High Tide is the best-performing cannabis company and one of the very few that is already generating both FCF and net income, yet it remains the cheapest.
Faster growth + better margins + a superior management team + a winning business model + the lowest valuation = a complete bargain, at least in my view.
While most investors are avoiding this sector due to the well-known companies that destroy shareholder value, I'm taking advantage of this opportunity by investing in what I consider a hidden gem.
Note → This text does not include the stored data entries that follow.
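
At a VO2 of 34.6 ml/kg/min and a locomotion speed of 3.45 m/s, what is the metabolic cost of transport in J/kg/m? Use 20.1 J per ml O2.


Power per kg = VO2 * 20.1 / 60
Power per kg = 34.6 * 20.1 / 60 = 11.5910 W/kg
Cost = power_per_kg / speed
Cost = 11.5910 / 3.45
Cost = 3.3597


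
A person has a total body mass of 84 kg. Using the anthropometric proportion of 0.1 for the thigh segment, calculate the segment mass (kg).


m_segment = body_mass * fraction
m_segment = 84 * 0.1
m_segment = 8.4000


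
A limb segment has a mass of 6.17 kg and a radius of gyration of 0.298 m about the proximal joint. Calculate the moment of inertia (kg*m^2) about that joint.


I = m * k^2
I = 6.17 * 0.298^2
k^2 = 0.0888
I = 0.5479


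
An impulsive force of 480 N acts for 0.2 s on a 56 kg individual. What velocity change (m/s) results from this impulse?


J = F * dt = 480 * 0.2 = 96.0000 N*s
delta_v = J / m
delta_v = 96.0000 / 56
delta_v = 1.7143


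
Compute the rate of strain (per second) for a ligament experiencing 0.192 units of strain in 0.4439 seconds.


strain_rate = delta_strain / delta_t
strain_rate = 0.192 / 0.4439
strain_rate = 0.4325


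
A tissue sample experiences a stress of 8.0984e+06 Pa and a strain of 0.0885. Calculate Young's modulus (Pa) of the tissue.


E = stress / strain
E = 8.0984e+06 / 0.0885
E = 9.1507e+07


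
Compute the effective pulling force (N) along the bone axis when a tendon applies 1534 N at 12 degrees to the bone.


F_eff = F_tendon * cos(theta)
theta = 12 deg = 0.2094 rad
cos(theta) = 0.9781
F_eff = 1534 * 0.9781
F_eff = 1500.4784


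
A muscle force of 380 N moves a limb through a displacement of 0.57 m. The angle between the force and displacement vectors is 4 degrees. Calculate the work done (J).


W = F * d * cos(theta)
theta = 4 deg = 0.0698 rad
cos(theta) = 0.9976
W = 380 * 0.57 * 0.9976
W = 216.0724


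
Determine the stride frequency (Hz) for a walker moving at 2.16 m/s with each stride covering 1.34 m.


f = v / stride_length
f = 2.16 / 1.34
f = 1.6119


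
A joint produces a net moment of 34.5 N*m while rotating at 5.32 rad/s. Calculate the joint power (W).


P = M * omega
P = 34.5 * 5.32
P = 183.5400


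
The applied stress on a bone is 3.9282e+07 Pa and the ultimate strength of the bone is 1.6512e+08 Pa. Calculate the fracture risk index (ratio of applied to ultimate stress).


FRI = applied / ultimate
FRI = 3.9282e+07 / 1.6512e+08
FRI = 0.2379


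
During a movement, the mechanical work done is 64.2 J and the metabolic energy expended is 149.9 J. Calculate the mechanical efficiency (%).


eta = (W_mech / E_meta) * 100
eta = (64.2 / 149.9) * 100
ratio = 0.4283
eta = 42.8286


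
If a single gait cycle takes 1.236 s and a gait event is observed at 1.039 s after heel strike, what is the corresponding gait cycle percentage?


pct = (event_time / cycle_time) * 100
pct = (1.039 / 1.236) * 100
ratio = 0.8406
pct = 84.0615


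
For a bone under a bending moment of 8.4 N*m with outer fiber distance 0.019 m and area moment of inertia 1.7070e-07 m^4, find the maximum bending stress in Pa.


sigma = M * c / I
sigma = 8.4 * 0.019 / 1.7070e-07
M * c = 0.1596
sigma = 934973.6380


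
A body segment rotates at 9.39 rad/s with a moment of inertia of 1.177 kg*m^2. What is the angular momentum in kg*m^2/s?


L = I * omega
L = 1.177 * 9.39
L = 11.0520


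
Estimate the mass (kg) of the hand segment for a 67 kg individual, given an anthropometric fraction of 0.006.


m_segment = body_mass * fraction
m_segment = 67 * 0.006
m_segment = 0.4020


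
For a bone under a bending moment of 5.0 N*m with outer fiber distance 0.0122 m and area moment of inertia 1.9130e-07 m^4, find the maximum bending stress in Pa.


sigma = M * c / I
sigma = 5.0 * 0.0122 / 1.9130e-07
M * c = 0.0610
sigma = 318870.8834


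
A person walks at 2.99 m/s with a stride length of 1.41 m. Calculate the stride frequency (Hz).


f = v / stride_length
f = 2.99 / 1.41
f = 2.1206


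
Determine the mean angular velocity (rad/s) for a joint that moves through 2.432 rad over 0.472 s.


omega = delta_theta / delta_t
omega = 2.432 / 0.472
omega = 5.1525


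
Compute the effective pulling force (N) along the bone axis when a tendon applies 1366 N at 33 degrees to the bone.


F_eff = F_tendon * cos(theta)
theta = 33 deg = 0.5760 rad
cos(theta) = 0.8387
F_eff = 1366 * 0.8387
F_eff = 1145.6240


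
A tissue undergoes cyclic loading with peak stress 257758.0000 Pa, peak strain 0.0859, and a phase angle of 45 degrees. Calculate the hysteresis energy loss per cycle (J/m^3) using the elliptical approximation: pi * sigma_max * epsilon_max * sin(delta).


E_loss = pi * sigma_max * epsilon_max * sin(delta)
delta = 45 deg = 0.7854 rad
sin(delta) = 0.7071
E_loss = pi * 257758.0000 * 0.0859 * 0.7071
E_loss = 49185.8512


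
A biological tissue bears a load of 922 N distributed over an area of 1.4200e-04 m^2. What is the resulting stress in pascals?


stress = F / A
stress = 922 / 1.4200e-04
stress = 6.4930e+06


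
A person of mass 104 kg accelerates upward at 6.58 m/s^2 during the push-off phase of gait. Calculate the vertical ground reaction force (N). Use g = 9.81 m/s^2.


GRF = m * (g + a)
GRF = 104 * (9.81 + 6.58)
GRF = 104 * 16.3900
GRF = 1704.5600


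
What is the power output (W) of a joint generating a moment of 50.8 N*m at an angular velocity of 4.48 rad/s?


P = M * omega
P = 50.8 * 4.48
P = 227.5840


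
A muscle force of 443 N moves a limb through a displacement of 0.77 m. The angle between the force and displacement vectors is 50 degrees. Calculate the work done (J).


W = F * d * cos(theta)
theta = 50 deg = 0.8727 rad
cos(theta) = 0.6428
W = 443 * 0.77 * 0.6428
W = 219.2613


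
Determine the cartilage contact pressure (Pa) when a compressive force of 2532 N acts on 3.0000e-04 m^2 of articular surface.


P = F / A
P = 2532 / 3.0000e-04
P = 8.4400e+06


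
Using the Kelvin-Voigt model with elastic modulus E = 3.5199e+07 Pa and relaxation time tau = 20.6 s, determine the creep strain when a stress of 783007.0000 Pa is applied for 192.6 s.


epsilon(t) = (sigma/E) * (1 - exp(-t/tau))
sigma/E = 783007.0000 / 3.5199e+07 = 0.0222
exp(-t/tau) = exp(-192.6 / 20.6) = 8.7008e-05
epsilon = 0.0222 * (1 - 8.7008e-05)
epsilon = 0.0222


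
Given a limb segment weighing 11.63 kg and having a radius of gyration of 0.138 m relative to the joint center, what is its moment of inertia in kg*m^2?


I = m * k^2
I = 11.63 * 0.138^2
k^2 = 0.0190
I = 0.2215


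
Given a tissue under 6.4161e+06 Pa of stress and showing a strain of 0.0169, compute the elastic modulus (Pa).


E = stress / strain
E = 6.4161e+06 / 0.0169
E = 3.7965e+08


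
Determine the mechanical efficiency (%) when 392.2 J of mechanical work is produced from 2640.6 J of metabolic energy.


eta = (W_mech / E_meta) * 100
eta = (392.2 / 2640.6) * 100
ratio = 0.1485
eta = 14.8527


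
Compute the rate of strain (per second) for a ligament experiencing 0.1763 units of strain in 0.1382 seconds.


strain_rate = delta_strain / delta_t
strain_rate = 0.1763 / 0.1382
strain_rate = 1.2757


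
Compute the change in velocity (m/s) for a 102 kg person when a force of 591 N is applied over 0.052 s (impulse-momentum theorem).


J = F * dt = 591 * 0.052 = 30.7320 N*s
delta_v = J / m
delta_v = 30.7320 / 102
delta_v = 0.3013


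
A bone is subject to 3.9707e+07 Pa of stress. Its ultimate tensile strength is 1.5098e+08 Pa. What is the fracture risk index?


FRI = applied / ultimate
FRI = 3.9707e+07 / 1.5098e+08
FRI = 0.2630


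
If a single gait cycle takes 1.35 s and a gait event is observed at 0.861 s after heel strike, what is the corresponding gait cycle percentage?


pct = (event_time / cycle_time) * 100
pct = (0.861 / 1.35) * 100
ratio = 0.6378
pct = 63.7778


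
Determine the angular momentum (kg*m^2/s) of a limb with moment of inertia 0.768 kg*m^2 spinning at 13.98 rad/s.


L = I * omega
L = 0.768 * 13.98
L = 10.7366


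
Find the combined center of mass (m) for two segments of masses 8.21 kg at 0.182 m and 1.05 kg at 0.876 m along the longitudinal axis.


COM = (m1*x1 + m2*x2) / (m1 + m2)
COM = (8.21*0.182 + 1.05*0.876) / (8.21 + 1.05)
Numerator = 2.4140
Denominator = 9.2600
COM = 0.2607


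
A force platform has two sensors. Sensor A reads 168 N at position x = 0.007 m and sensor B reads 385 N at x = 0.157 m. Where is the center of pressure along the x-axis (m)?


COP_x = (F1*x1 + F2*x2) / (F1 + F2)
COP_x = (168*0.007 + 385*0.157) / (168 + 385)
Numerator = 61.6210
Denominator = 553
COP_x = 0.1114


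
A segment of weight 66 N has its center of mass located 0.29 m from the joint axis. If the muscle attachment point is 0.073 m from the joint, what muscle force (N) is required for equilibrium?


F_muscle = W * d_load / d_muscle
F_muscle = 66 * 0.29 / 0.073
Numerator = 19.1400
F_muscle = 262.1918


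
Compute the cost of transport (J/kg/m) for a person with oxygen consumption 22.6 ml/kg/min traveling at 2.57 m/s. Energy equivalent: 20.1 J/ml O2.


Power per kg = VO2 * 20.1 / 60
Power per kg = 22.6 * 20.1 / 60 = 7.5710 W/kg
Cost = power_per_kg / speed
Cost = 7.5710 / 2.57
Cost = 2.9459


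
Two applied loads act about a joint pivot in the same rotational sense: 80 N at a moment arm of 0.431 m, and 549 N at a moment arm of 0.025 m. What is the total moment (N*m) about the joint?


M = F1 * d1 + F2 * d2
M = 80 * 0.431 + 549 * 0.025
M = 34.4800 + 13.7250
M = 48.2050


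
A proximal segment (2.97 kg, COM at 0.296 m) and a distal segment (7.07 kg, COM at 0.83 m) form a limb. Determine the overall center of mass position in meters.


COM = (m1*x1 + m2*x2) / (m1 + m2)
COM = (2.97*0.296 + 7.07*0.83) / (2.97 + 7.07)
Numerator = 6.7472
Denominator = 10.0400
COM = 0.6720


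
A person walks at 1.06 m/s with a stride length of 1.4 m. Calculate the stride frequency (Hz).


f = v / stride_length
f = 1.06 / 1.4
f = 0.7571


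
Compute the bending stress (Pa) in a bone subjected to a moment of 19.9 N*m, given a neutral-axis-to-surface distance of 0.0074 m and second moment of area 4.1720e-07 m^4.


sigma = M * c / I
sigma = 19.9 * 0.0074 / 4.1720e-07
M * c = 0.1473
sigma = 352972.1956


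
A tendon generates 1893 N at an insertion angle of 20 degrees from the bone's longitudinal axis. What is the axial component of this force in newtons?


F_eff = F_tendon * cos(theta)
theta = 20 deg = 0.3491 rad
cos(theta) = 0.9397
F_eff = 1893 * 0.9397
F_eff = 1778.8381


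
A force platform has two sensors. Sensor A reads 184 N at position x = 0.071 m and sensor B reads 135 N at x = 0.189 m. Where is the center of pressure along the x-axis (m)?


COP_x = (F1*x1 + F2*x2) / (F1 + F2)
COP_x = (184*0.071 + 135*0.189) / (184 + 135)
Numerator = 38.5790
Denominator = 319
COP_x = 0.1209


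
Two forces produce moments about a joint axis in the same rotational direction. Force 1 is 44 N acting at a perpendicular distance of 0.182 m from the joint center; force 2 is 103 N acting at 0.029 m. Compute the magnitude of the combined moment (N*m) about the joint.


M = F1 * d1 + F2 * d2
M = 44 * 0.182 + 103 * 0.029
M = 8.0080 + 2.9870
M = 10.9950


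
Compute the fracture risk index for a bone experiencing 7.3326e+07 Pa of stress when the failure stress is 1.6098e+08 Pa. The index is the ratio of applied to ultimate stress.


FRI = applied / ultimate
FRI = 7.3326e+07 / 1.6098e+08
FRI = 0.4555


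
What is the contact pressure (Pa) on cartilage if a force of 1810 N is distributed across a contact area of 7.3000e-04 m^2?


P = F / A
P = 1810 / 7.3000e-04
P = 2.4795e+06


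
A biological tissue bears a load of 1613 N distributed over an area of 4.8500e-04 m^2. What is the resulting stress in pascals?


stress = F / A
stress = 1613 / 4.8500e-04
stress = 3.3258e+06


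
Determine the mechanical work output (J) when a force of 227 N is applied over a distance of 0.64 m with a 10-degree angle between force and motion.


W = F * d * cos(theta)
theta = 10 deg = 0.1745 rad
cos(theta) = 0.9848
W = 227 * 0.64 * 0.9848
W = 143.0729


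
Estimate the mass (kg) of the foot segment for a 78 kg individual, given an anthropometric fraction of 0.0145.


m_segment = body_mass * fraction
m_segment = 78 * 0.0145
m_segment = 1.1310


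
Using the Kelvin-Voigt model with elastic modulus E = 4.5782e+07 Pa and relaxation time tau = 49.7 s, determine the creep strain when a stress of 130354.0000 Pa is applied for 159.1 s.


epsilon(t) = (sigma/E) * (1 - exp(-t/tau))
sigma/E = 130354.0000 / 4.5782e+07 = 0.0028
exp(-t/tau) = exp(-159.1 / 49.7) = 0.0407
epsilon = 0.0028 * (1 - 0.0407)
epsilon = 0.0027


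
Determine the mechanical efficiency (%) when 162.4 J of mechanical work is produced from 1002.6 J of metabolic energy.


eta = (W_mech / E_meta) * 100
eta = (162.4 / 1002.6) * 100
ratio = 0.1620
eta = 16.1979


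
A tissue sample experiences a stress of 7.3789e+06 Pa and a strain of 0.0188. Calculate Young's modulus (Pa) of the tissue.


E = stress / strain
E = 7.3789e+06 / 0.0188
E = 3.9249e+08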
Signs of the Bottom Being Behind Us
1st - The recent acquisition of Nova Cannabis by SNDL at a low valuation multiple might have highlighted how undervalued HITI is. Nova Cannabis was one of the few competitors to High Tide, but under SNDL’s ownership, it has lost direction. This acquisition occurred at an EV/TTM Revenue multiple of 0.55-0.6, while HITI, a more established and superior business, was trading at 0.4x. Similarly, HITI’s EV/TTM Gross Profit multiple of 1.4x contrasts sharply with Nova's 2.4x. This disparity indicates that HITI is undervalued, and the market is already recognizing this.
I talked about this when the acquisition was announced, and in the meantime, HITI’s multiples have already caught up to those.
2nd - Following Trump's victory, causing the entire cannabis sector (including MSOS, CGC, TLRY, etc.) to drop significantly, HITI’s performance remained strong. Despite the sector-wide double-digit decline, HITI has maintained a notably higher value compared to its pre-news levels. This resilience suggests that High Tide is too cheap to ignore, and the market is catching on.
Before finishing this thread, I'd like to highlight this:
HITI has less than 10% institutional ownership, while over 75% of the market is owned by institutions.
Peter Lynch often talks about this. If you want to achieve multibagger returns, find a hidden gem before the institutions do. This is the case here, in my honest opinion.
I'm not selling it with 100% or 200% profit, as I believe it has the potential to become a billion-dollar business soon. Of course, this assumes that execution continues as it has been.
I guess that's it! Thank you so much for reading.